In the e-mail, Mayes questioned whether the recent global warming of the 20th century was caused by sun activity or cyclic changes, contradicting the position of governments and science academies from major nations who say that human activity and consumption of fossil fuels has caused an unprecedented rise in temperatures over the past century that threatens dangerous changes to ecosystems.
“Is this a trend that will change as we have seen recently in cooling of temperatures and rebuilding of ice caps?” Mayes asked in the e-mail. “I am careful not to overreact and spend billions of taxpayer dollars because a few scientists say CO2 is causing the planet to warm.”
Harper, who has also questioned the science and suggested that the last international agreement on climate change was a socialist plot, offered a conditional endorsement for action.
"The science continues to evolve,” he said at the end of the Copenhagen summit. “We’ve had some controversy recently because the science is not uniform. Not every scientist agrees on every detail, but we are guided by the preponderance of the evidence and that is absolutely clear.
“We should not try and kid people on this. Let me assure you, what we and others are committed to do over the next decade will have real impacts and real challenges on players in the Canadian economy. But we will obviously work with them to ensure that we balance these objectives of environmental protection and progress with economic growth.”
Page, from the University of Calgary and the government advisory panel, warned that further delays in developing that plan means more emissions that remain in the atmosphere for decades and higher cleanup costs.
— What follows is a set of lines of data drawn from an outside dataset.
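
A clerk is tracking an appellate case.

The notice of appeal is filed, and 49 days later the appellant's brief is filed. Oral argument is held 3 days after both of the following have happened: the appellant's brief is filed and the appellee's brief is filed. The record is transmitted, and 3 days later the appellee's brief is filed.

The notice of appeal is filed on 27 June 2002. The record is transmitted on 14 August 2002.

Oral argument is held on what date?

The notice of appeal is filed: Jun 27, 2002.
The appellant's brief is filed: Jun 27, 2002 + 49 days = Aug 15, 2002.
The record is transmitted: Aug 14, 2002.
The appellee's brief is filed: Aug 14, 2002 + 3 days = Aug 17, 2002.
Both prerequisites met — the appellant's brief is filed (Aug 15, 2002), the appellee's brief is filed (Aug 17, 2002); the later is Aug 17, 2002.
Oral argument is held: Aug 17, 2002 + 3 days = Aug 20, 2002.

20 August 2002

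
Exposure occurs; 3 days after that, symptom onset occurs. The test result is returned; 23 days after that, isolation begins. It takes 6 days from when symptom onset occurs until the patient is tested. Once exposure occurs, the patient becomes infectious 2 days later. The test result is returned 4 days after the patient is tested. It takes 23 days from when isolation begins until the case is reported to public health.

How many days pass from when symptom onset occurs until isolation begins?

Causal path: symptom onset occurs → the patient is tested → the test result is returned → isolation begins.
Total delay along the path: 6 + 4 + 23 = 33 days.

33 days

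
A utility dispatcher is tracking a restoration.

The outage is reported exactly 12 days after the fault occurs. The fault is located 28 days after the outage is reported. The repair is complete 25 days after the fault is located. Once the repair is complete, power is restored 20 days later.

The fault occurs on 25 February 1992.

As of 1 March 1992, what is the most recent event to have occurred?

The fault occurs

The fault occurs: Feb 25, 1992.
The outage is reported: Feb 25, 1992 + 12 days = Mar 8, 1992.
The fault is located: Mar 8, 1992 + 28 days = Apr 5, 1992.
The repair is complete: Apr 5, 1992 + 25 days = Apr 30, 1992.
Power is restored: Apr 30, 1992 + 20 days = May 20, 1992.
Mar 1, 1992 falls between when the fault occurs (Feb 25, 1992) and when the outage is reported (Mar 8, 1992).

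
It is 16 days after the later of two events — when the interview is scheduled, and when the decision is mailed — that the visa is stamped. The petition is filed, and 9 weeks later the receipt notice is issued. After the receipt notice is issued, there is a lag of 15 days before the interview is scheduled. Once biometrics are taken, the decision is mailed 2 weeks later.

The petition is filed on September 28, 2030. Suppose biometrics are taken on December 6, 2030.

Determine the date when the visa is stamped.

The petition is filed: Sep 28, 2030.
The receipt notice is issued: Sep 28, 2030 + 9 weeks = Nov 30, 2030.
The interview is scheduled: Nov 30, 2030 + 15 days = Dec 15, 2030.
Biometrics are taken: Dec 6, 2030.
The decision is mailed: Dec 6, 2030 + 2 weeks = Dec 20, 2030.
Both prerequisites met — the interview is scheduled (Dec 15, 2030), the decision is mailed (Dec 20, 2030); the later is Dec 20, 2030.
The visa is stamped: Dec 20, 2030 + 16 days = Jan 5, 2031.

January 5, 2031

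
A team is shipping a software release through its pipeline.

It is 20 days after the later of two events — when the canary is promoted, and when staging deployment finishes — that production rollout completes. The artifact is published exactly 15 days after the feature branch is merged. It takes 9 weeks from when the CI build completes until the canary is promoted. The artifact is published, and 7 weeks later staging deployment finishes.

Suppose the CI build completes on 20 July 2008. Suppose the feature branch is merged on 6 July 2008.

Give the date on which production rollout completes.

11 October 2008

The CI build completes: Jul 20, 2008.
The canary is promoted: Jul 20, 2008 + 9 weeks = Sep 21, 2008.
The feature branch is merged: Jul 6, 2008.
The artifact is published: Jul 6, 2008 + 15 days = Jul 21, 2008.
Staging deployment finishes: Jul 21, 2008 + 7 weeks = Sep 8, 2008.
Both prerequisites met — the canary is promoted (Sep 21, 2008), staging deployment finishes (Sep 8, 2008); the later is Sep 21, 2008.
Production rollout completes: Sep 21, 2008 + 20 days = Oct 11, 2008.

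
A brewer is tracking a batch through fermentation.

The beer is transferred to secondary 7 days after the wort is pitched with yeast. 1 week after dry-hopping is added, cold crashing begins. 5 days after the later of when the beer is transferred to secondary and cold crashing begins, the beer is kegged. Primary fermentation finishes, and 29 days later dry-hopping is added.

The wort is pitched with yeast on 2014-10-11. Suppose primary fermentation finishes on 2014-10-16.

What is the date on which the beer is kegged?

The wort is pitched with yeast: Oct 11, 2014.
The beer is transferred to secondary: Oct 11, 2014 + 7 days = Oct 18, 2014.
Primary fermentation finishes: Oct 16, 2014.
Dry-hopping is added: Oct 16, 2014 + 29 days = Nov 14, 2014.
Cold crashing begins: Nov 14, 2014 + 1 week = Nov 21, 2014.
Both prerequisites met — the beer is transferred to secondary (Oct 18, 2014), cold crashing begins (Nov 21, 2014); the later is Nov 21, 2014.
The beer is kegged: Nov 21, 2014 + 5 days = Nov 26, 2014.

2014-11-26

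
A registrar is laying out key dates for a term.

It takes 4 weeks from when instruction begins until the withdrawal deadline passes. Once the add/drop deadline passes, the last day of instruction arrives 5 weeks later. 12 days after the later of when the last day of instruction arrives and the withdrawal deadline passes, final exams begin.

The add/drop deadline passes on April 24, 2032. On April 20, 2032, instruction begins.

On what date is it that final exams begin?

June 10, 2032

The add/drop deadline passes: Apr 24, 2032.
The last day of instruction arrives: Apr 24, 2032 + 5 weeks = May 29, 2032.
Instruction begins: Apr 20, 2032.
The withdrawal deadline passes: Apr 20, 2032 + 4 weeks = May 18, 2032.
Both prerequisites met — the last day of instruction arrives (May 29, 2032), the withdrawal deadline passes (May 18, 2032); the later is May 29, 2032.
Final exams begin: May 29, 2032 + 12 days = Jun 10, 2032.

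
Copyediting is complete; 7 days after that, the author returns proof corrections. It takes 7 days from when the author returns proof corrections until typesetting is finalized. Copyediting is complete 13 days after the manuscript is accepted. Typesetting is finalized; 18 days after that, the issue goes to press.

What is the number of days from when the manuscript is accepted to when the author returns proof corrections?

Causal path: the manuscript is accepted → copyediting is complete → the author returns proof corrections.
Total delay along the path: 13 + 7 = 20 days.

20 days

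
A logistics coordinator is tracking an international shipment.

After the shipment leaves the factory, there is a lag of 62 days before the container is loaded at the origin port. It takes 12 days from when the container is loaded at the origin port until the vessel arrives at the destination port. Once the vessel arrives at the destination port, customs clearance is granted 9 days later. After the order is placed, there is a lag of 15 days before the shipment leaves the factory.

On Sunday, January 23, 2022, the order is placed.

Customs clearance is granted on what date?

Sunday, May 1, 2022

The order is placed: Jan 23, 2022.
The shipment leaves the factory: Jan 23, 2022 + 15 days = Feb 7, 2022.
The container is loaded at the origin port: Feb 7, 2022 + 62 days = Apr 10, 2022.
The vessel arrives at the destination port: Apr 10, 2022 + 12 days = Apr 22, 2022.
Customs clearance is granted: Apr 22, 2022 + 9 days = May 1, 2022.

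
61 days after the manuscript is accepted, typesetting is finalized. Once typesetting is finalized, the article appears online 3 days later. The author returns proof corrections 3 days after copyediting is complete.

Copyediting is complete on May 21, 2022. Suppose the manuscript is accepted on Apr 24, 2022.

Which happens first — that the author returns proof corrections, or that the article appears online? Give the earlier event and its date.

The author returns proof corrections — May 24, 2022

Copyediting is complete: May 21, 2022.
The author returns proof corrections: May 21, 2022 + 3 days = May 24, 2022.
The manuscript is accepted: Apr 24, 2022.
Typesetting is finalized: Apr 24, 2022 + 61 days = Jun 24, 2022.
The article appears online: Jun 24, 2022 + 3 days = Jun 27, 2022.
Comparing: the author returns proof corrections on May 24, 2022 vs the article appears online on Jun 27, 2022. Earlier: the author returns proof corrections.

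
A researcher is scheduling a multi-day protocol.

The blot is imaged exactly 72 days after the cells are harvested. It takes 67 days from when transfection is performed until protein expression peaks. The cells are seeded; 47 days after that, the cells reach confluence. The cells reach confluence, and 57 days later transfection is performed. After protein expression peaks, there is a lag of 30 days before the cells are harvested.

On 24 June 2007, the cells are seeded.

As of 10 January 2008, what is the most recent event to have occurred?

Protein expression peaks

The cells are seeded: Jun 24, 2007.
The cells reach confluence: Jun 24, 2007 + 47 days = Aug 10, 2007.
Transfection is performed: Aug 10, 2007 + 57 days = Oct 6, 2007.
Protein expression peaks: Oct 6, 2007 + 67 days = Dec 12, 2007.
The cells are harvested: Dec 12, 2007 + 30 days = Jan 11, 2008.
The blot is imaged: Jan 11, 2008 + 72 days = Mar 23, 2008.
Jan 10, 2008 falls between when protein expression peaks (Dec 12, 2007) and when the cells are harvested (Jan 11, 2008).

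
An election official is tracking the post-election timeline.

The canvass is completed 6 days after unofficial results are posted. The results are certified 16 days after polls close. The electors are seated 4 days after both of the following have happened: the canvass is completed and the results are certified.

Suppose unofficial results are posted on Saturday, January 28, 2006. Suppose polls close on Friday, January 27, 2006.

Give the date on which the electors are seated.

Thursday, February 16, 2006

Unofficial results are posted: Jan 28, 2006.
The canvass is completed: Jan 28, 2006 + 6 days = Feb 3, 2006.
Polls close: Jan 27, 2006.
The results are certified: Jan 27, 2006 + 16 days = Feb 12, 2006.
Both prerequisites met — the canvass is completed (Feb 3, 2006), the results are certified (Feb 12, 2006); the later is Feb 12, 2006.
The electors are seated: Feb 12, 2006 + 4 days = Feb 16, 2006.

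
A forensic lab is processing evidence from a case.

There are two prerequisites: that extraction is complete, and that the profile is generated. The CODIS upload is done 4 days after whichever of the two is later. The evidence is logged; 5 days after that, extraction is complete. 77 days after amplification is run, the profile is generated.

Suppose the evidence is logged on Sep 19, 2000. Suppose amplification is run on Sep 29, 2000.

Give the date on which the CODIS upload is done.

The evidence is logged: Sep 19, 2000.
Extraction is complete: Sep 19, 2000 + 5 days = Sep 24, 2000.
Amplification is run: Sep 29, 2000.
The profile is generated: Sep 29, 2000 + 77 days = Dec 15, 2000.
Both prerequisites met — extraction is complete (Sep 24, 2000), the profile is generated (Dec 15, 2000); the later is Dec 15, 2000.
The CODIS upload is done: Dec 15, 2000 + 4 days = Dec 19, 2000.

Dec 19, 2000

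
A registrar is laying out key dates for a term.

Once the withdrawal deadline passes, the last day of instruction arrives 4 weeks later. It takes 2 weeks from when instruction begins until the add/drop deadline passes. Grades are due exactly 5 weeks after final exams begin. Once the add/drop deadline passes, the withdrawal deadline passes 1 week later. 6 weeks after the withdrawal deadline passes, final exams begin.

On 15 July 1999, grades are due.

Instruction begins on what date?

Grades are due: Jul 15, 1999.
Final exams begin: Jul 15, 1999 − 5 weeks = Jun 10, 1999.
The withdrawal deadline passes: Jun 10, 1999 − 6 weeks = Apr 29, 1999.
The add/drop deadline passes: Apr 29, 1999 − 1 week = Apr 22, 1999.
Instruction begins: Apr 22, 1999 − 2 weeks = Apr 8, 1999.

8 April 1999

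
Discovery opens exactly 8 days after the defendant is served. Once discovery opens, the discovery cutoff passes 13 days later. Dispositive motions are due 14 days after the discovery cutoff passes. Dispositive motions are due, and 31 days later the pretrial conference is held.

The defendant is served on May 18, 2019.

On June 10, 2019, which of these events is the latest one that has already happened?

The defendant is served: May 18, 2019.
Discovery opens: May 18, 2019 + 8 days = May 26, 2019.
The discovery cutoff passes: May 26, 2019 + 13 days = Jun 8, 2019.
Dispositive motions are due: Jun 8, 2019 + 14 days = Jun 22, 2019.
The pretrial conference is held: Jun 22, 2019 + 31 days = Jul 23, 2019.
Jun 10, 2019 falls between when the discovery cutoff passes (Jun 8, 2019) and when dispositive motions are due (Jun 22, 2019).

The discovery cutoff passes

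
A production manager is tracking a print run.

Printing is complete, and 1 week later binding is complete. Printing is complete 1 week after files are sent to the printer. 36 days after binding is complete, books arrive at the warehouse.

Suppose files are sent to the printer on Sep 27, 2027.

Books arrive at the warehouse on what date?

Files are sent to the printer: Sep 27, 2027.
Printing is complete: Sep 27, 2027 + 1 week = Oct 4, 2027.
Binding is complete: Oct 4, 2027 + 1 week = Oct 11, 2027.
Books arrive at the warehouse: Oct 11, 2027 + 36 days = Nov 16, 2027.

Nov 16, 2027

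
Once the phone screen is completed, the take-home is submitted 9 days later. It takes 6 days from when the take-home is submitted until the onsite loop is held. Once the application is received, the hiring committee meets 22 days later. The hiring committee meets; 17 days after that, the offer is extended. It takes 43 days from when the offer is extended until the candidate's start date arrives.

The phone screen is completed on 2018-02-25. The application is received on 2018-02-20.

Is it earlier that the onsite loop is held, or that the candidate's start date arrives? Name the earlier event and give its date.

The phone screen is completed: Feb 25, 2018.
The take-home is submitted: Feb 25, 2018 + 9 days = Mar 6, 2018.
The onsite loop is held: Mar 6, 2018 + 6 days = Mar 12, 2018.
The application is received: Feb 20, 2018.
The hiring committee meets: Feb 20, 2018 + 22 days = Mar 14, 2018.
The offer is extended: Mar 14, 2018 + 17 days = Mar 31, 2018.
The candidate's start date arrives: Mar 31, 2018 + 43 days = May 13, 2018.
Comparing: the onsite loop is held on Mar 12, 2018 vs the candidate's start date arrives on May 13, 2018. Earlier: the onsite loop is held.

The onsite loop is held — 2018-03-12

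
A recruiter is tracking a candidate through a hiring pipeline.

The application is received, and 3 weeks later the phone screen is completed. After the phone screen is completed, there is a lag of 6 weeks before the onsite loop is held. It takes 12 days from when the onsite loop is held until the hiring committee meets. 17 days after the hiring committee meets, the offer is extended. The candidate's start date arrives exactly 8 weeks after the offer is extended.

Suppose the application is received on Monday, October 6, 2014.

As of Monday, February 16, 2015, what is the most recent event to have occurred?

The offer is extended

The application is received: Oct 6, 2014.
The phone screen is completed: Oct 6, 2014 + 3 weeks = Oct 27, 2014.
The onsite loop is held: Oct 27, 2014 + 6 weeks = Dec 8, 2014.
The hiring committee meets: Dec 8, 2014 + 12 days = Dec 20, 2014.
The offer is extended: Dec 20, 2014 + 17 days = Jan 6, 2015.
The candidate's start date arrives: Jan 6, 2015 + 8 weeks = Mar 3, 2015.
Feb 16, 2015 falls between when the offer is extended (Jan 6, 2015) and when the candidate's start date arrives (Mar 3, 2015).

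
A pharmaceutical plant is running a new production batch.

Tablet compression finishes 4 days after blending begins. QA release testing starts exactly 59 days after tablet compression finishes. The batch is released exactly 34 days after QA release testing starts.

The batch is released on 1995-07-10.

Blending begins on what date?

The batch is released: Jul 10, 1995.
QA release testing starts: Jul 10, 1995 − 34 days = Jun 6, 1995.
Tablet compression finishes: Jun 6, 1995 − 59 days = Apr 8, 1995.
Blending begins: Apr 8, 1995 − 4 days = Apr 4, 1995.

1995-04-04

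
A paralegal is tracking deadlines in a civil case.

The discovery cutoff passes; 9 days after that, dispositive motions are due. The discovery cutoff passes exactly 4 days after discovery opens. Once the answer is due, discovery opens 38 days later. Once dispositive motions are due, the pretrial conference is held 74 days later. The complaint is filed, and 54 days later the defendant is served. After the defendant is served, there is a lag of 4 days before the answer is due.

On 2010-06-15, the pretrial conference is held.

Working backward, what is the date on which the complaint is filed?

The pretrial conference is held: Jun 15, 2010.
Dispositive motions are due: Jun 15, 2010 − 74 days = Apr 2, 2010.
The discovery cutoff passes: Apr 2, 2010 − 9 days = Mar 24, 2010.
Discovery opens: Mar 24, 2010 − 4 days = Mar 20, 2010.
The answer is due: Mar 20, 2010 − 38 days = Feb 10, 2010.
The defendant is served: Feb 10, 2010 − 4 days = Feb 6, 2010.
The complaint is filed: Feb 6, 2010 − 54 days = Dec 14, 2009.

2009-12-14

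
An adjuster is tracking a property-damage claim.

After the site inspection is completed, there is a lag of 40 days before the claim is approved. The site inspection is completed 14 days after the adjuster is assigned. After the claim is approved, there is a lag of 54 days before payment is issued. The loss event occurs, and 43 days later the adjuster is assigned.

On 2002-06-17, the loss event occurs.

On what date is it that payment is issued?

2002-11-15

The loss event occurs: Jun 17, 2002.
The adjuster is assigned: Jun 17, 2002 + 43 days = Jul 30, 2002.
The site inspection is completed: Jul 30, 2002 + 14 days = Aug 13, 2002.
The claim is approved: Aug 13, 2002 + 40 days = Sep 22, 2002.
Payment is issued: Sep 22, 2002 + 54 days = Nov 15, 2002.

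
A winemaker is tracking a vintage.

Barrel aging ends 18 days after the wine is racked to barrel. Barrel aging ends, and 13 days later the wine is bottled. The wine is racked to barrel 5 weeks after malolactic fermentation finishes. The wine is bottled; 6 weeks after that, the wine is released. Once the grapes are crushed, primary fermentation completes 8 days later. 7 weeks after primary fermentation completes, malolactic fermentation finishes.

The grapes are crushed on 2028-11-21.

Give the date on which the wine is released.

The grapes are crushed: Nov 21, 2028.
Primary fermentation completes: Nov 21, 2028 + 8 days = Nov 29, 2028.
Malolactic fermentation finishes: Nov 29, 2028 + 7 weeks = Jan 17, 2029.
The wine is racked to barrel: Jan 17, 2029 + 5 weeks = Feb 21, 2029.
Barrel aging ends: Feb 21, 2029 + 18 days = Mar 11, 2029.
The wine is bottled: Mar 11, 2029 + 13 days = Mar 24, 2029.
The wine is released: Mar 24, 2029 + 6 weeks = May 5, 2029.

2029-05-05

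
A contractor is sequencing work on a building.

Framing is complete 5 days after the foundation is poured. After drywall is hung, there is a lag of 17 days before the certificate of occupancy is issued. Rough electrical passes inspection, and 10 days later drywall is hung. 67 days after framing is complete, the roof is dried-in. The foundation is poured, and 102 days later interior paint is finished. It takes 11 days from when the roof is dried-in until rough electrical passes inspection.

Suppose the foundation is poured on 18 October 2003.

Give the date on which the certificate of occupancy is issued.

5 February 2004

The foundation is poured: Oct 18, 2003.
Framing is complete: Oct 18, 2003 + 5 days = Oct 23, 2003.
The roof is dried-in: Oct 23, 2003 + 67 days = Dec 29, 2003.
Rough electrical passes inspection: Dec 29, 2003 + 11 days = Jan 9, 2004.
Drywall is hung: Jan 9, 2004 + 10 days = Jan 19, 2004.
The certificate of occupancy is issued: Jan 19, 2004 + 17 days = Feb 5, 2004.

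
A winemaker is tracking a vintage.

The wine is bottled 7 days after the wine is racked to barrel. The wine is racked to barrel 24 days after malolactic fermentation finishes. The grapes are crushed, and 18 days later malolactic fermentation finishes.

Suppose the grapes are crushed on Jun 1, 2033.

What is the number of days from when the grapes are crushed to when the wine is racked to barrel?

Causal path: the grapes are crushed → malolactic fermentation finishes → the wine is racked to barrel.
Total delay along the path: 18 + 24 = 42 days.

42 days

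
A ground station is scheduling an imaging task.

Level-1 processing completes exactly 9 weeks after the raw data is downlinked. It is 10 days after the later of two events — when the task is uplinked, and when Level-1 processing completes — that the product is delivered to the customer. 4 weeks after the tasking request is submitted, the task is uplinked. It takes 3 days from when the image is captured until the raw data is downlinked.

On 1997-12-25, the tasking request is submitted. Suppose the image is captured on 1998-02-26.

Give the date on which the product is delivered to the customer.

The tasking request is submitted: Dec 25, 1997.
The task is uplinked: Dec 25, 1997 + 4 weeks = Jan 22, 1998.
The image is captured: Feb 26, 1998.
The raw data is downlinked: Feb 26, 1998 + 3 days = Mar 1, 1998.
Level-1 processing completes: Mar 1, 1998 + 9 weeks = May 3, 1998.
Both prerequisites met — the task is uplinked (Jan 22, 1998), Level-1 processing completes (May 3, 1998); the later is May 3, 1998.
The product is delivered to the customer: May 3, 1998 + 10 days = May 13, 1998.

1998-05-13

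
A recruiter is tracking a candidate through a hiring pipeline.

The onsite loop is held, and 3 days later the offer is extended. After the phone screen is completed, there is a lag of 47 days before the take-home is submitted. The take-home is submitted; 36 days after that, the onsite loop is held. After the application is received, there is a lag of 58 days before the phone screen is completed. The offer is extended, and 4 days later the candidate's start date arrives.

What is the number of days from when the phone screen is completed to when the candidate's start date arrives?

Causal path: the phone screen is completed → the take-home is submitted → the onsite loop is held → the offer is extended → the candidate's start date arrives.
Total delay along the path: 47 + 36 + 3 + 4 = 90 days.

90 days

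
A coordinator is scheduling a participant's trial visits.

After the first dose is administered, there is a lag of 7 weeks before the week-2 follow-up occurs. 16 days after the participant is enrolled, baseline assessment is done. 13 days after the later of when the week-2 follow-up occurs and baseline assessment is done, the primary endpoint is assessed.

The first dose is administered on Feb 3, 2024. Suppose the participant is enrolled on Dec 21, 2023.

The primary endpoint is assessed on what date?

Apr 5, 2024

The first dose is administered: Feb 3, 2024.
The week-2 follow-up occurs: Feb 3, 2024 + 7 weeks = Mar 23, 2024.
The participant is enrolled: Dec 21, 2023.
Baseline assessment is done: Dec 21, 2023 + 16 days = Jan 6, 2024.
Both prerequisites met — the week-2 follow-up occurs (Mar 23, 2024), baseline assessment is done (Jan 6, 2024); the later is Mar 23, 2024.
The primary endpoint is assessed: Mar 23, 2024 + 13 days = Apr 5, 2024.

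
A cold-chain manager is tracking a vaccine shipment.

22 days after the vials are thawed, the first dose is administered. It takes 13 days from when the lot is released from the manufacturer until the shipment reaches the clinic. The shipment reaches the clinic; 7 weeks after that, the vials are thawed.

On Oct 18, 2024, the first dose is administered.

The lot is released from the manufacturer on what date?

The first dose is administered: Oct 18, 2024.
The vials are thawed: Oct 18, 2024 − 22 days = Sep 26, 2024.
The shipment reaches the clinic: Sep 26, 2024 − 7 weeks = Aug 8, 2024.
The lot is released from the manufacturer: Aug 8, 2024 − 13 days = Jul 26, 2024.

Jul 26, 2024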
“So you have this cumulative impact that the longer we wait, to a certain extent, the tougher the action then has to be, and the tougher that action has to be, then the greater the economic consequences in connection with it,” said Page. “You’re into a kind of difficult situation here, because the greatest amount of expansion of CO2 in the atmosphere is going to come from the developing counties. The developing countries are the least capable, at this point, of taking action, so these delays are only going to hinder that.”